At the head of the entire faith is the caliph, who functions as the secular head of state but is also considered to be the successor to the prophet al-Azad and therefore the leader of the entire faith community. As such, the caliph is ideally supposed to be a man of great virtue, piety, and wisdom, who is to be selected for these traits by a special council of all the great tribal chiefs known as the Sirdabi Convocation. Although the first few caliphs were chosen and appointed in this manner, in most cases the appointment of a new caliph falls along hereditary lines or else is accompanied by a large amount of chaos, intrigue, and occasional outright assassination as those who consider themselves candidates jockey for supremacy.

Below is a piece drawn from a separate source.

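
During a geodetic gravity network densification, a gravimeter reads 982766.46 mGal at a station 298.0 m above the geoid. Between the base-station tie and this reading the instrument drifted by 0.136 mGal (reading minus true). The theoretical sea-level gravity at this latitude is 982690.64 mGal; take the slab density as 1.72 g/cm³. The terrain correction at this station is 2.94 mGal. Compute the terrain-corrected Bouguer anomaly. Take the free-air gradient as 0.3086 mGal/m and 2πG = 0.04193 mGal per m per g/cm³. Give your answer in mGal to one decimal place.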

Opinion among scholars is split over whether it is one's duty to obey even a corrupt caliph simply because he is caliph and therefore evidently the candidate of God's choosing, or whether it is instead one's duty to oppose the caliph's will wherever it conflicts with true virtue, being a test upon the faithful likewise sent by God.

Structures & Sites

Mosques

The chief place of worship for Azadi is the mosque. Different types of mosque exist based on the size of the community they serve and the frequency with which services are held. Within larger towns and cities, every enclave of size will have their own local mosque, or masjid, used for daily prayers. In addition to these mosques serving a local community each day, there will typically be at least one larger mosque where the weekly prayer is held and several neighborhoods or sections of the town gather together to hear it. The largest cities and pilgrimage sites will additionally have a congregational mosque meant to host hundreds of people at once. These are typically very simple spaces consisting of a spacious courtyard surrounded by walls or arcades.

Sirdabs

Each mosque, however large or small, has its own sirdab, a garden with a central fountain which usually lies above a cistern. These are modelled conceptually if not materially upon the Sirdab in Rahoum, and are meant to create a medley of sights, sounds, scents, and other physical sensations to draw the visitor nearer to harmony with the Song of God. A sirdab will typically include a combination of shade trees, flowering plants, scented shrubbery, fountains or pools, rocks, flagstone and gravel paths, windchimes, waterwheels, and other components calculated to soothe and captivate all the senses. These gardens are a place for contemplation and prayer, but also for physical labor, communal gatherings, and simple repose.